As word spread about his chocolate and cake making expertise more orders started to come in, particularly for the chocolates.
Louis realised that he might have a viable business on his hands when people started “paying for more than just the ingredients, I started charging a bit for my time.”
Several people recommended that he take his chocolates to Waitrose as they were known to look favourably on small businesses.
“I went with a basket full of products which I left in the Post Room. I got a phone call three days later from the buyer.”
By the age of 14 he was both Waitrose and Sainsbury’s youngest supplier.
When orders started reaching the tens of thousands, Louis set up his own small chocolate making factory at a unit in Bridgnorth with his mum and dad, Mary and Phil, now working with him.
“I established the company but we each have our own roles to play.
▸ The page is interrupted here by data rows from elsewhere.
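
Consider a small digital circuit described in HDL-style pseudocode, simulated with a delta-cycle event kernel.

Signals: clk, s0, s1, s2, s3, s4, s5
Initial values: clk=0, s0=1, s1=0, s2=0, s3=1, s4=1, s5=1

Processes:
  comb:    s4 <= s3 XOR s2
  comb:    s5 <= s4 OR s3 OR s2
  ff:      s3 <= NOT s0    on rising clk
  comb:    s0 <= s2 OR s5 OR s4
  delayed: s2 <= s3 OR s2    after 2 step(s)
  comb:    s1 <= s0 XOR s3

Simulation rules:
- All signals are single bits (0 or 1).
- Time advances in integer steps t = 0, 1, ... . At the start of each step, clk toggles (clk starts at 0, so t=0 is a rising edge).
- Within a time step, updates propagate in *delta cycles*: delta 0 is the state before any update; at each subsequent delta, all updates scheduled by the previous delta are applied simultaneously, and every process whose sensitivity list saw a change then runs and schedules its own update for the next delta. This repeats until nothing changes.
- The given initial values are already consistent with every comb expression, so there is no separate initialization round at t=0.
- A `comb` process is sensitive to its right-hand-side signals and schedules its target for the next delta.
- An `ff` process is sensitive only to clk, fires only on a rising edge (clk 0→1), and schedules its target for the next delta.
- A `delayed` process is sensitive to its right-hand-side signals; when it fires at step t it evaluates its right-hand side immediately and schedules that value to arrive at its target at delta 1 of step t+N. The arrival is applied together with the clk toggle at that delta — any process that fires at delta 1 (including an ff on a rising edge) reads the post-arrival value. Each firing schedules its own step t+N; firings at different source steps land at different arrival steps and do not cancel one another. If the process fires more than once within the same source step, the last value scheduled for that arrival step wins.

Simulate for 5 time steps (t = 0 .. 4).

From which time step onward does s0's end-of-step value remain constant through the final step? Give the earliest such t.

t0.Δ0 s5=1 clk=0 s3=1 s0=1 s1=0 s2=0 s4=1
t0.Δ1 s5=1 clk=1 s3=1 s0=1 s1=0 s2=0 s4=1
t0.Δ2 s5=1 clk=1 s3=0 s0=1 s1=0 s2=0 s4=1
t0.Δ3 s5=1 clk=1 s3=0 s0=1 s1=1 s2=0 s4=0
t0.Δ4 s5=0 clk=1 s3=0 s0=1 s1=1 s2=0 s4=0
t0.Δ5 s5=0 clk=1 s3=0 s0=0 s1=1 s2=0 s4=0
t0.Δ6 s5=0 clk=1 s3=0 s0=0 s1=0 s2=0 s4=0
t1.Δ0 s5=0 clk=1 s3=0 s0=0 s1=0 s2=0 s4=0
t1.Δ1 s5=0 clk=0 s3=0 s0=0 s1=0 s2=0 s4=0
t2.Δ0 s5=0 clk=0 s3=0 s0=0 s1=0 s2=0 s4=0
t2.Δ1 s5=0 clk=1 s3=0 s0=0 s1=0 s2=0 s4=0
t2.Δ2 s5=0 clk=1 s3=1 s0=0 s1=0 s2=0 s4=0
t2.Δ3 s5=1 clk=1 s3=1 s0=0 s1=1 s2=0 s4=1
t2.Δ4 s5=1 clk=1 s3=1 s0=1 s1=1 s2=0 s4=1
t2.Δ5 s5=1 clk=1 s3=1 s0=1 s1=0 s2=0 s4=1
t3.Δ0 s5=1 clk=1 s3=1 s0=1 s1=0 s2=0 s4=1
t3.Δ1 s5=1 clk=0 s3=1 s0=1 s1=0 s2=0 s4=1
t4.Δ0 s5=1 clk=0 s3=1 s0=1 s1=0 s2=0 s4=1
t4.Δ1 s5=1 clk=1 s3=1 s0=1 s1=0 s2=1 s4=1
t4.Δ2 s5=1 clk=1 s3=0 s0=1 s1=0 s2=1 s4=0
t4.Δ3 s5=1 clk=1 s3=0 s0=1 s1=1 s2=1 s4=1

2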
You can’t have a functioning business without a team,” he says sagely.
The name for the brand came from his inability to spell chocolate properly due to his initially undiagnosed dyslexia, which also left him struggling with maths.
His dyspraxia affected his co-ordination and his organisational abilities.
“I was called stupid and all the names under the sun because I couldn’t spell or punctuate.”
But Louis was clearly a bright child and his parents eventually took him to an educational assessor who recognised the condition.
After this he went back to school for a while.
“It was decided that to repair the damage I would have to go right back to phonics, learning to spell bat and cat.
“I would be taken out of class to do that and then I would have to juggle it with all my normal schoolwork.”
Louis emotional maturity also marked him out as a target among his peers.
He certainly sound as confident and as articulate as someone twice his age.
“Kids don’t accept people who are different and I have always had a different outlook,” he says. “I have always interacted with adults more. “I was quite impatient with children my own age, I couldn’t be bothered.
“I was quite sarcastic so you can probably guess what their reaction was. I won’t deny that it was unpleasant at the time but I think it has made me what I am.”
Although he has leap-frogged into the world of business, Louis seems to have found his niche. He has even learned to work round his dyslexia.
“My writing is better now but that is what we have got spell checker for. I try and keep away from maths though, even with a calculator I am dangerous. Fortunately I have got a good accountant.”
Like his chocolate-making forefathers, the Cadbury family, Louis also looks for ways he can make a difference. While they focused on social reform and improving the lot of the poor people of Birmingham, Louis has set his sights on global issues.
He is vehemently opposed to the use of vegetable oil, particularly palm oil, in chocolate because of the acres of rain forest that are being sacrificed for its production .
“There is no need to use it in chocolate, all it does is devalue the product and make it cheaper.”
He is also fighting to save endangered species and has now produced the Biting Back Bar, a bar with a hint of orange flavouring that was launched at Chester Zoo and which is being sold in aid of Orang-utan conservation. After that he has his heart set on helping the Amur leopard which is bordering on extinction in the wild.
“I have always been an animal person and interested in conversation. I have an owl now, which is a little reminder of my time at the falconry centre.”
Louis, who has been selected to receive the Lord Carter Award for excellence in the food industry, hopes to make Chokolit a household name in the UK and then to conquer Europe and America.
“I have already got a meeting lined up with a Swedish gentleman to take about exports,” he says.
“He is in the whisky trade so I will have to brush up on my knowledge...I’m too young to buy it so I’ll just have to read about it.”
* Louis Barnett will be in Selfridges foodhall today from 11am.